Among other politicians who have embraced social media are Rep. John Culberson of Texas, who is extremely active on Twitter, as is Sen. Claire McCaskill of Missouri, according to Chris McCroskey, co-founder of Tweet Congress, a Web site that encourages politicians to tweet with their constituents.
"Over 80 percent of the time, Rep. Culberson is using the @ reply.
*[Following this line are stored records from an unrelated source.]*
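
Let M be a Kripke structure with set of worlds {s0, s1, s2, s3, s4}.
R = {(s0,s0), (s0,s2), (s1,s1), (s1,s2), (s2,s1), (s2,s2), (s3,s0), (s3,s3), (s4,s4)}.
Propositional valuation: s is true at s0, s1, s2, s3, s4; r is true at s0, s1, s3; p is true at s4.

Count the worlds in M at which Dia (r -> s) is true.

Let φ = Dia (r -> s). Evaluate φ at each world:
  s0 (successors {s0, s2}): φ is true.
  s1 (successors {s1, s2}): φ is true.
  s2 (successors {s1, s2}): φ is true.
  s3 (successors {s0, s3}): φ is true.
  s4 (successors {s4}): φ is true.
For instance, at s1:
  At s1: Dia (r -> s) requires r -> s at some successor in {s1, s2}.
    r -> s holds at s1, so Dia (r -> s) is true at s1.
Satisfying worlds: {s0, s1, s2, s3, s4}

5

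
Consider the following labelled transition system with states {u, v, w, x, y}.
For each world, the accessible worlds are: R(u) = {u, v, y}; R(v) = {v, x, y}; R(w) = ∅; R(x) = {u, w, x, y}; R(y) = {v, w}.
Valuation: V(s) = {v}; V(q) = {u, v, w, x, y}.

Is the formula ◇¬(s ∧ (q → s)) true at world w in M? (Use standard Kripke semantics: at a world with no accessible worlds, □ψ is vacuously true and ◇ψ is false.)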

This means that he is actually having a conversation with the people that sent him to Washington," McCroskey said in a guest editorial for technology Web site ZDNet.com. "Not only does he communicate with constituents, he also lets his followers know exactly where he stands on the issues of the day."
Of course, while current politicians and political candidates are using social media to their advantage, one of the biggest dangers in the trend lies with future politicians who may not realize that what they post today could come back to haunt them, Nickerson said.
"I've learned from my openness and that sometimes being inhibited is a good thing," she said. "You need to be sure of what you post and more importantly, who can see it."
Even President Obama warned students with political ambitions to be wary what they put on Facebook now.
"I want everybody here to be careful about what you post on Facebook, because in the YouTube age whatever you do, it will be pulled up again later somewhere in your life," he said to high school students in Virginia before his nationally televised September speech to students, according to Bloomberg.com.
Despite dealing with some negative press, however, Nickerson is determined not to change her personality, both online and in real life, throughout her campaign.
"I'm still going to be myself and say what I want, but now I'm going to be more careful about who can see it," she said. "One of the reasons I'm doing this is to show young people that you can still be who you are and do things like this. You can be who you are and run for mayor."